U.S. Secretary of State Mike Pompeo traveled to Israel in May, expressly to warn it about getting deeply entangled with China. The United States is also rightfully concerned about Chinese investment into Israel’s cutting-edge cyber-security and satellite telecommunications artificial-intelligence industries with their “intellectual property” philosophy of “once I understand it, I own it.”
Beijing’s “Belt and Road” initiative is a multibillion-dollar strategy to delve deep into and steal the economic cyber, intelligence and military secrets of any company or country it develops relations with.
Now that China and Iran have entered into this partnership, not only do further commercial interests with China threaten to rock Israel’s critically important relationship with the United States, but they threaten to pose a tremendous security risk to Israel.

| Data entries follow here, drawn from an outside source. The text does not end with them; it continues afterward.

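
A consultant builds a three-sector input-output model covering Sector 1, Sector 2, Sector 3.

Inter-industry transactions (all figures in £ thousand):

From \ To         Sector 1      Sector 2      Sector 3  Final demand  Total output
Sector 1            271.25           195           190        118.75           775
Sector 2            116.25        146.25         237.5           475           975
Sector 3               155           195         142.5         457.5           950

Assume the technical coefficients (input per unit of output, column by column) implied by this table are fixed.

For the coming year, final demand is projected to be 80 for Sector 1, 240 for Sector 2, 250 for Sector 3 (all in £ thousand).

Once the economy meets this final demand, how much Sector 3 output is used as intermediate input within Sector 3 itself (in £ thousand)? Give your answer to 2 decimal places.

Technical coefficients a_ij = z_ij / X_j:
  a_11 = 271.25/775 = 0.35, a_21 = 116.25/775 = 0.15, a_31 = 155/775 = 0.20
  a_12 = 195/975 = 0.20, a_22 = 146.25/975 = 0.15, a_32 = 195/975 = 0.20
  a_13 = 190/950 = 0.20, a_23 = 237.5/950 = 0.25, a_33 = 142.5/950 = 0.15
I − A =
  [   0.65    -0.20    -0.20]
  [  -0.15     0.85    -0.25]
  [  -0.20    -0.20     0.85]
Cofactors of I−A, C_ij = (−1)^(i+j)·(minor ij) (rows/columns in the sector order above):
  C_11 = (0.85)(0.85) − (-0.25)(-0.20) = 0.6725
  C_12 = −[(-0.15)(0.85) − (-0.25)(-0.20)] = 0.1775
  C_13 = (-0.15)(-0.20) − (0.85)(-0.20) = 0.2000
  C_21 = −[(-0.20)(0.85) − (-0.20)(-0.20)] = 0.2100
  C_22 = (0.65)(0.85) − (-0.20)(-0.20) = 0.5125
  C_23 = −[(0.65)(-0.20) − (-0.20)(-0.20)] = 0.1700
  C_31 = (-0.20)(-0.25) − (-0.20)(0.85) = 0.2200
  C_32 = −[(0.65)(-0.25) − (-0.20)(-0.15)] = 0.1925
  C_33 = (0.65)(0.85) − (-0.20)(-0.15) = 0.5225
det(I−A) = Σ_j (I−A)_1j·C_1j = (0.65)(0.6725) + (-0.20)(0.1775) + (-0.20)(0.2000) = 0.361625
adj(I−A) = Cᵀ =
  [ 0.6725   0.2100   0.2200]
  [ 0.1775   0.5125   0.1925]
  [ 0.2000   0.1700   0.5225]
(I − A)⁻¹ = adj(I−A) / det(I−A) ≈
  [   1.8597     0.5807     0.6084]
  [   0.4908     1.4172     0.5323]
  [   0.5531     0.4701     1.4449]
First solve x = (I − A)⁻¹ d = adj(I−A)·d / det(I−A); in particular x_3 = (0.2000·80 + 0.1700·240 + 0.5225·250) / 0.361625 = 187.425 / 0.361625 ≈ 518.2855.
Intermediate flow from 3 to 3: z_33 = a_33 · x_3 = 0.15 × 187.425 / 0.361625 = 28.11375 / 0.361625 ≈ 77.74.

z_33 = 77.74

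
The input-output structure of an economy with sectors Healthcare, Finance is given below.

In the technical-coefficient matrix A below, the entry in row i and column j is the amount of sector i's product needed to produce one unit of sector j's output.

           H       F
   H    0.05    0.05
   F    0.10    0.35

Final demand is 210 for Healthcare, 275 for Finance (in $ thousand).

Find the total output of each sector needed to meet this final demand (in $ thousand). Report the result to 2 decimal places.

I − A =
  [   0.95    -0.05]
  [  -0.10     0.65]
det(I−A) = (0.95)(0.65) − (-0.05)(-0.10) = 0.6125
adj(I−A) = [[0.65, 0.05], [0.10, 0.95]]
(I − A)⁻¹ = adj(I−A) / det(I−A) ≈
  [   1.0612     0.0816]
  [   0.1633     1.5510]
x = (I − A)⁻¹ d = adj(I−A)·d / det(I−A), with det(I−A) = 0.6125:
  x_H = (0.65·210 + 0.05·275) / 0.6125 = 150.25 / 0.6125 ≈ 245.31
  x_F = (0.10·210 + 0.95·275) / 0.6125 = 282.25 / 0.6125 ≈ 460.82

x_H = 245.31, x_F = 460.82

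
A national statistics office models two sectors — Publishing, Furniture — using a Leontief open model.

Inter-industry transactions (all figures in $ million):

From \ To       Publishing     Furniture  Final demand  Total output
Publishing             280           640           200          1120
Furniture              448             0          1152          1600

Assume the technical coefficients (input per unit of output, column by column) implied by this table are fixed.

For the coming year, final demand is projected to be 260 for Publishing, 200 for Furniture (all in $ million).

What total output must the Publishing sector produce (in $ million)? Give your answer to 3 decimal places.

Technical coefficients a_ij = z_ij / X_j:
  a_11 = 280/1120 = 0.25, a_21 = 448/1120 = 0.40
  a_12 = 640/1600 = 0.40, a_22 = 0/1600 = 0.00
I − A =
  [   0.75    -0.40]
  [  -0.40     1.00]
det(I−A) = (0.75)(1.00) − (-0.40)(-0.40) = 0.5900
adj(I−A) = [[1.00, 0.40], [0.40, 0.75]]
(I − A)⁻¹ = adj(I−A) / det(I−A) ≈
  [   1.6949     0.6780]
  [   0.6780     1.2712]
x = (I − A)⁻¹ d = adj(I−A)·d / det(I−A), with det(I−A) = 0.5900:
  x_1 = (1.00·260 + 0.40·200) / 0.5900 = 340.00 / 0.5900 ≈ 576.271
  x_2 = (0.40·260 + 0.75·200) / 0.5900 = 254.00 / 0.5900 ≈ 430.508

x_1 = 576.271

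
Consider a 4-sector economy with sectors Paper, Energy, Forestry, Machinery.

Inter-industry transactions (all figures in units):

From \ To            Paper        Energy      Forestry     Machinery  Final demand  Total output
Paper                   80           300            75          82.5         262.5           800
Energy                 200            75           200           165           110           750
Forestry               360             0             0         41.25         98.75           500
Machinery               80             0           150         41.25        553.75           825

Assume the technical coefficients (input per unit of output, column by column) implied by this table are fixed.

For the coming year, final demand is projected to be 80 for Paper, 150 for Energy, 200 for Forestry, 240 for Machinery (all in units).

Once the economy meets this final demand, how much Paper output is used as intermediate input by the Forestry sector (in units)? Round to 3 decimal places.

z_13 = 65.121

Technical coefficients a_ij = z_ij / X_j:
  a_11 = 80/800 = 0.10, a_21 = 200/800 = 0.25, a_31 = 360/800 = 0.45, a_41 = 80/800 = 0.10
  a_12 = 300/750 = 0.40, a_22 = 75/750 = 0.10, a_32 = 0/750 = 0.00, a_42 = 0/750 = 0.00
  a_13 = 75/500 = 0.15, a_23 = 200/500 = 0.40, a_33 = 0/500 = 0.00, a_43 = 150/500 = 0.30
  a_14 = 82.5/825 = 0.10, a_24 = 165/825 = 0.20, a_34 = 41.25/825 = 0.05, a_44 = 41.25/825 = 0.05
I − A =
  [   0.90    -0.40    -0.15    -0.10]
  [  -0.25     0.90    -0.40    -0.20]
  [  -0.45     0.00     1.00    -0.05]
  [  -0.10     0.00    -0.30     0.95]
Compute the cofactors C_ij = (−1)^(i+j)·(3×3 minor ij) of I−A; the adjugate is their transpose:
adj(I−A) = Cᵀ =
  [ 0.841500   0.374000   0.331250   0.184750]
  [ 0.453750   0.753125   0.438125   0.229375]
  [ 0.389250   0.173000   0.657500   0.112000]
  [ 0.211500   0.094000   0.242500   0.577250]
det(I−A) = Σ_j (I−A)_1j·C_1j = (0.90)(0.841500) + (-0.40)(0.453750) + (-0.15)(0.389250) + (-0.10)(0.211500) = 0.4963125
(I − A)⁻¹ = adj(I−A) / det(I−A) ≈
  [   1.6955     0.7536     0.6674     0.3722]
  [   0.9142     1.5174     0.8828     0.4622]
  [   0.7843     0.3486     1.3248     0.2257]
  [   0.4261     0.1894     0.4886     1.1631]
First solve x = (I − A)⁻¹ d = adj(I−A)·d / det(I−A); in particular x_3 = (0.389250·80 + 0.173000·150 + 0.657500·200 + 0.112000·240) / 0.4963125 = 215.47 / 0.4963125 ≈ 434.14180.
Intermediate flow from 1 to 3: z_13 = a_13 · x_3 = 0.15 × 215.47 / 0.4963125 = 32.3205 / 0.4963125 ≈ 65.121.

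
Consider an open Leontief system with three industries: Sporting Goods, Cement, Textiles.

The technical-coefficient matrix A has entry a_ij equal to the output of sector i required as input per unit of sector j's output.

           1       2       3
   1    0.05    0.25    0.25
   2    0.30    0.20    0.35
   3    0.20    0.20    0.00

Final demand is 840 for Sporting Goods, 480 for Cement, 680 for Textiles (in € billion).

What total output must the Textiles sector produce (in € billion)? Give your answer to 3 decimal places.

x_3 = 1402.564

I − A =
  [   0.95    -0.25    -0.25]
  [  -0.30     0.80    -0.35]
  [  -0.20    -0.20     1.00]
Cofactors of I−A, C_ij = (−1)^(i+j)·(minor ij) (rows/columns in the sector order above):
  C_11 = (0.80)(1.00) − (-0.35)(-0.20) = 0.7300
  C_12 = −[(-0.30)(1.00) − (-0.35)(-0.20)] = 0.3700
  C_13 = (-0.30)(-0.20) − (0.80)(-0.20) = 0.2200
  C_21 = −[(-0.25)(1.00) − (-0.25)(-0.20)] = 0.3000
  C_22 = (0.95)(1.00) − (-0.25)(-0.20) = 0.9000
  C_23 = −[(0.95)(-0.20) − (-0.25)(-0.20)] = 0.2400
  C_31 = (-0.25)(-0.35) − (-0.25)(0.80) = 0.2875
  C_32 = −[(0.95)(-0.35) − (-0.25)(-0.30)] = 0.4075
  C_33 = (0.95)(0.80) − (-0.25)(-0.30) = 0.6850
det(I−A) = Σ_j (I−A)_1j·C_1j = (0.95)(0.7300) + (-0.25)(0.3700) + (-0.25)(0.2200) = 0.5460
adj(I−A) = Cᵀ =
  [ 0.7300   0.3000   0.2875]
  [ 0.3700   0.9000   0.4075]
  [ 0.2200   0.2400   0.6850]
(I − A)⁻¹ = adj(I−A) / det(I−A) ≈
  [   1.3370     0.5495     0.5266]
  [   0.6777     1.6484     0.7463]
  [   0.4029     0.4396     1.2546]
x = (I − A)⁻¹ d = adj(I−A)·d / det(I−A), with det(I−A) = 0.5460:
  x_1 = (0.7300·840 + 0.3000·480 + 0.2875·680) / 0.5460 = 952.70 / 0.5460 ≈ 1744.872
  x_2 = (0.3700·840 + 0.9000·480 + 0.4075·680) / 0.5460 = 1019.90 / 0.5460 ≈ 1867.949
  x_3 = (0.2200·840 + 0.2400·480 + 0.6850·680) / 0.5460 = 765.80 / 0.5460 ≈ 1402.564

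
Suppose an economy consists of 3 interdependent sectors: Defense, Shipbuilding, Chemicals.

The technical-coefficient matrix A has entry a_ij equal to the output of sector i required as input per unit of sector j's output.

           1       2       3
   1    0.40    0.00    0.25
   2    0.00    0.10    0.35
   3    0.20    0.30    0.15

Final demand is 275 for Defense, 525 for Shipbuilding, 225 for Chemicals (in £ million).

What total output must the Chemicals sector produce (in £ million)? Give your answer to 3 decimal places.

x_3 = 756.410

I − A =
  [   0.60     0.00    -0.25]
  [   0.00     0.90    -0.35]
  [  -0.20    -0.30     0.85]
Cofactors of I−A, C_ij = (−1)^(i+j)·(minor ij) (rows/columns in the sector order above):
  C_11 = (0.90)(0.85) − (-0.35)(-0.30) = 0.6600
  C_12 = −[(0.00)(0.85) − (-0.35)(-0.20)] = 0.0700
  C_13 = (0.00)(-0.30) − (0.90)(-0.20) = 0.1800
  C_21 = −[(0.00)(0.85) − (-0.25)(-0.30)] = 0.0750
  C_22 = (0.60)(0.85) − (-0.25)(-0.20) = 0.4600
  C_23 = −[(0.60)(-0.30) − (0.00)(-0.20)] = 0.1800
  C_31 = (0.00)(-0.35) − (-0.25)(0.90) = 0.2250
  C_32 = −[(0.60)(-0.35) − (-0.25)(0.00)] = 0.2100
  C_33 = (0.60)(0.90) − (0.00)(0.00) = 0.5400
det(I−A) = Σ_j (I−A)_1j·C_1j = (0.60)(0.6600) + (0.00)(0.0700) + (-0.25)(0.1800) = 0.3510
adj(I−A) = Cᵀ =
  [ 0.6600   0.0750   0.2250]
  [ 0.0700   0.4600   0.2100]
  [ 0.1800   0.1800   0.5400]
(I − A)⁻¹ = adj(I−A) / det(I−A) ≈
  [   1.8803     0.2137     0.6410]
  [   0.1994     1.3105     0.5983]
  [   0.5128     0.5128     1.5385]
x = (I − A)⁻¹ d = adj(I−A)·d / det(I−A), with det(I−A) = 0.3510:
  x_1 = (0.6600·275 + 0.0750·525 + 0.2250·225) / 0.3510 = 271.50 / 0.3510 ≈ 773.504
  x_2 = (0.0700·275 + 0.4600·525 + 0.2100·225) / 0.3510 = 308.00 / 0.3510 ≈ 877.493
  x_3 = (0.1800·275 + 0.1800·525 + 0.5400·225) / 0.3510 = 265.50 / 0.3510 ≈ 756.410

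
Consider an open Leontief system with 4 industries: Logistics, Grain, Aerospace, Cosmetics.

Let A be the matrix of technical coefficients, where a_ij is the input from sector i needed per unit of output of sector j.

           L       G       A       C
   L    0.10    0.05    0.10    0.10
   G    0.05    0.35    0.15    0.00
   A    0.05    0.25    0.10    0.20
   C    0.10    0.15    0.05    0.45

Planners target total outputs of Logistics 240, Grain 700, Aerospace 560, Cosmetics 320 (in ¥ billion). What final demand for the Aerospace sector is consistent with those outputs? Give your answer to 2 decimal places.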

It’s about time that Israel stops behaving like the kid on the block who is desperate for friends. Most of the Sunni Arab nations and Israel have been developing close relations, thanks to the Iranian menace, albeit many of them are still “under the table.” Israel’s desperation to widen its scope of friendship should not cloud up its realistic perception of the dangers of dealing with the Chinese dragon. One should hope that Israel promptly sets its gears into “reverse” and gets out of these perilous deals with the People’s Republic of China before the dragon bites Israel in the backside, and it is devoured by the Persian lion.
Sarah N. Stern is founder and president of the Endowment for Middle East Truth (EMET), a pro-Israel and pro-American think tank and policy institute in Washington, D.C.